Arien Mack, Psychology Department, New School for Social Research, 65 Fifth Avenue,  New York City, NY 10003, USA. mackarie@newschool.edu


Mark Rowlands

Two Dogmas of Consciousness

Most recent discussions of phenomenal consciousness are predicated on two deeply entrenched assumptions. The first is objectualism, the claim that what it is like to undergo an experience is something of which we are or can be aware in the having of that experience. The second is internalism, the claim that what it is like to undergo an experience is constituted by states, events and processes that are located inside the skins of experiencing subjects. This paper argues that both assumptions should be rejected. What it is like to undergo an experience is not an object of consciousness but something that exists in the directing of consciousness towards (non-phenomenal) objects. What it is like to undergo an experience is not something of which we are aware, but something in virtue of which we are aware. And there is little reason for supposing that the directing of consciousness towards its objects is something that occurs exclusively inside the skins of experiencing subjects. On the contrary, directing of consciousness towards its objects is often extended, involving acts of worldly probing and exploration.

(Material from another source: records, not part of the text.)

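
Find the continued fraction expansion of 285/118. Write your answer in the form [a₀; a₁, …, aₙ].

Apply division with remainder until the remainder is 0:
⌊285/118⌋ = 2, remainder 49
⌊118/49⌋ = 2, remainder 20
⌊49/20⌋ = 2, remainder 9
⌊20/9⌋ = 2, remainder 2
⌊9/2⌋ = 4, remainder 1
⌊2/1⌋ = 2, remainder 0

[2; 2, 2, 2, 4, 2]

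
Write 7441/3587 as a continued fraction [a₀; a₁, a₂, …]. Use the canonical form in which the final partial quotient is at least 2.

[2; 13, 2, 3, 3, 5, 2]

Run the Euclidean algorithm, recording each quotient:
7441 = 2·3587 + 267, so a_0 = 2
3587 = 13·267 + 116, so a_1 = 13
267 = 2·116 + 35, so a_2 = 2
116 = 3·35 + 11, so a_3 = 3
35 = 3·11 + 2, so a_4 = 3
11 = 5·2 + 1, so a_5 = 5
2 = 2·1 + 0, so a_6 = 2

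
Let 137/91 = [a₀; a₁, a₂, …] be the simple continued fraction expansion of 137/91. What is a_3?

Apply division with remainder until the remainder is 0:
⌊137/91⌋ = 1, remainder 46
⌊91/46⌋ = 1, remainder 45
⌊46/45⌋ = 1, remainder 1
⌊45/1⌋ = 45, remainder 0

45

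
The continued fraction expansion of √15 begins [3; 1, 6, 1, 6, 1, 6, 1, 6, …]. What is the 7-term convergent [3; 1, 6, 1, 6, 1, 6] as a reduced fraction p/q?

1677/433

Compute successive convergents:
a_0 = 3: 3/1
a_1 = 1: 4/1
a_2 = 6: 27/7
a_3 = 1: 31/8
a_4 = 6: 213/55
a_5 = 1: 244/63
a_6 = 6: 1677/433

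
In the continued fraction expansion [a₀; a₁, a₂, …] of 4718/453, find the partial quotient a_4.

4718 = 10·453 + 188, so a_0 = 10
453 = 2·188 + 77, so a_1 = 2
188 = 2·77 + 34, so a_2 = 2
77 = 2·34 + 9, so a_3 = 2
34 = 3·9 + 7, so a_4 = 3

3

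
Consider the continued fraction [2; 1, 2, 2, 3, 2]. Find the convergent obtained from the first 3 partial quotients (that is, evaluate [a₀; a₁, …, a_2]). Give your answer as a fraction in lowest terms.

8/3

Start with 2.
1 + 1/(2/1) = 1 + 1/2 = 3/2
2 + 1/(3/2) = 2 + 2/3 = 8/3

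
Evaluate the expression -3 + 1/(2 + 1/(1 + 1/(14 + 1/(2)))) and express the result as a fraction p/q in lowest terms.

-242/91

a_0 = -3: -3/1
a_1 = 2: -5/2
a_2 = 1: -8/3
a_3 = 14: -117/44
a_4 = 2: -242/91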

Mark Rowlands, Department of Philosophy, University College Cork, Cork, Ireland. mrowlands@philosophy.ucc.ie


Eric Schwitzgebel

How Well Do We Know Our Own Conscious Experience? The Case of Visual Imagery

Philosophers tend to assume that we have excellent knowledge of our own current conscious experience or ‘phenomenology’. I argue that our knowledge of one aspect of our experience, the experience of visual imagery, is actually rather poor. Precedent for this position is found among the introspective psychologists of the late nineteenth and early twentieth centuries. Two main arguments are advanced toward the conclusion that our knowledge of our own imagery is poor. First, the reader is asked to form a visual image, and it is expected that answering questions about certain basic features of that experience will be difficult. If so, it seems reasonable to suppose that people could be mistaken about those basic features of their own imagery. Second, it is observed that although people give widely variable reports about their own experiences of visual imagery, differences in report do not systematically correlate with differences on tests of skills that psychologists have often supposed to require visual imagery, such as mental rotation, visual creativity, and visual memory.

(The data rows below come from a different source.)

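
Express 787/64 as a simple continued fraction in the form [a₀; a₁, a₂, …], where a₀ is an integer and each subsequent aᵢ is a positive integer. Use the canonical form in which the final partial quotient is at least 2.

[12; 3, 2, 1, 2, 2]

787 ÷ 64 → quotient 12, remainder 19
64 ÷ 19 → quotient 3, remainder 7
19 ÷ 7 → quotient 2, remainder 5
7 ÷ 5 → quotient 1, remainder 2
5 ÷ 2 → quotient 2, remainder 1
2 ÷ 1 → quotient 2, remainder 0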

Eric Schwitzgebel, Department of Philosophy, University of California at Riverside, Riverside, CA 92521- 0201, USA. eschwitz@citrus.ucr.edu


Charles Siewert

Is Visual Experience Rich Or Poor?

I will argue that, once certain crucial distinctions are acknowledged, and the issues interpreted in their light, we will have reason to reject ‘grand illusion’ interpretations of change and inattentional blindness research. Further, as a result of this critique, we are led to question the assumption sometimes made that our visual experiences are only as rich as our internal visual representations (i.e., descriptions or images formed in our heads) are detailed. My conclusions thus provide additional support for some important aspects of the Noë–Pessoa– Thompson perspective mentioned earlier.